The Good Doctor boss breaks down the finale's tragic and romantic twists

Warning: This article contains spoilers from the season 3 finale of The Good Doctor, "I Love You."

Love was lost and found on The Good Doctor.

Picking up where last week's episode left off, part 2 of the season 3 finale began with Dr. Claire Brown (Antonia Thomas) rushing Dr. Neil Melendez (Nicholas Gonzalez) back to the hospital to find out why he vomited and collapsed at the brewery. Claire and Dr. Lim (Christina Chang) hoped surgery would fix his injuries, but it couldn't because the internal damage caused septic shock, which couldn't be reversed. At least Melendez got a chance to say goodbye to Claire, Lim, and Dr. Glassman (Richard Schiff) before dying. And thus ended Gonzalez's final episode as a series regular on the ABC drama.

For showrunner David Shore, Melendez's tragic fate was decided from the moment the writers chose to injure him in the earthquake that kicked off the finale.

"I can tell you it was a really, really difficult choice," Shore tells EW. "But I’ve always felt in running shows that it can’t just be, 'Oh my God, is he going to die?! No he’s not.' I think in a medical show in particular, you have to set up situations where people might die regularly, guest cast and your regulars. Every now and again you have to be true to that, or else the stakes lose their stakes even in the other stories. Dramatically, that is what a medical show is all about. It’s all about the risk of losing somebody and what you’re willing to do in those circumstances."

Shores continues: "I just thought it was important that we take one of the people we truly care about and deal with that, and that was the lion’s share of what went into that choice. I recognize that we’re paying a big price by doing this. I recognize that we’re losing something very important to the show, but I’m hoping on a storytelling long-term, it’ll keep us going."

What makes Melendez's death even more unfortunate is that not only had Claire just realized she had feelings for him a couple episodes earlier, but she's also experienced so much loss this season. Thanks to Claire's friendship with Melendez, though, there's hope she'll handle this better than she did her mother's death.

Darko Sikman/ABC

"We’ve thrown a lot of crap at that poor character," Shore says. "I think, ironically, to a great extent because of Melendez and because of his guidance — and we see this in part 2 a little bit — she’s a bit of a different person now than she was when her mother died. The irony is that when her mother died, she lost a very unstable influence on her life.

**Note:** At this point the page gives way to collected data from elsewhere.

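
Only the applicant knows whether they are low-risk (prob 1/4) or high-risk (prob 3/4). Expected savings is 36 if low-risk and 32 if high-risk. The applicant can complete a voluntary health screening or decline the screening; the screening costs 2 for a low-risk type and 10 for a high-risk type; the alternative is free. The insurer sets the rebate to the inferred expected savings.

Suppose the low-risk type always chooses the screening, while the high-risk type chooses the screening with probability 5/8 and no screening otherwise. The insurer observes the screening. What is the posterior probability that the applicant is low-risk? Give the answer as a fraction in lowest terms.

P(the screening) = (1/4)·1 + (3/4)·(5/8) = 23/32.
By Bayes' rule, P(low-risk | the screening) = (1/4) / (23/32) = 8/23.

8/23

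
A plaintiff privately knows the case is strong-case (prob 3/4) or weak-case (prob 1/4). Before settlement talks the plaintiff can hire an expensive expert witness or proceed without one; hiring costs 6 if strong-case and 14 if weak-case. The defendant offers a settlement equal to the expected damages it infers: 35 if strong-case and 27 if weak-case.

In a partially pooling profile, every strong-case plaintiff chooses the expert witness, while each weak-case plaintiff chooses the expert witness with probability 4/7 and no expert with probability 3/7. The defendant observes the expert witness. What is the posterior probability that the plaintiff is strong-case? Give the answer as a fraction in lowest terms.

P(the expert witness) = (3/4)·1 + (1/4)·(4/7) = 25/28.
By Bayes' rule, P(strong-case | the expert witness) = (3/4) / (25/28) = 21/25.

21/25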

Now she’s losing a very stable influence on her life, which is a higher cost to pay, but she’s also been the beneficiary of that stable source."

The season 3 finale wasn't completely depressing, though, because it ended with Shaun (Freddie Highmore) and Lea (Paige Spara) finally getting together. With the help of a walkie-talkie, Lea listened while Shaun fought to save his patient Vera's life as water filled the sub-basement where she was trapped. This ultimately helped Lea realize she was wrong to reject him before and actually did love him. When Shaun and Vera eventually made it out, Lea kissed Shaun passionately and professed her love, which is where the writers hoped the season would end when they started working on it last year.

"We explored a bunch of different choices as things went along," Shore says. "I really liked his relationship with Carly, we all did. Jasika Nicole was so great. But Paige is so great and Lea's so great, and this felt right at the beginning and right at the end. It feels like this is where it should be, and we'll explore that relationship next year as well."

Shore is proud of the way they brought Shaun and Lea is together because they avoided having Shaun simply save Lea's life. "We had Shaun prove, and more accurate remind her who he is, which reminded her or informs her — not that she owes him anything or anything along those lines — that when she rejected him, she was wrong [and] that Shaun is a great person and would make a great boyfriend," he says. "When he gives her crap at the end of that prior episode, she knows even then [and starts thinking], 'Was I wrong?' And in [the season 3 finale], as she listens to him, it reminds her of who he is as a human being [and] she realizes she was simply wrong. She doesn't change her mind."

The Good Doctor will return for season 4 on ABC.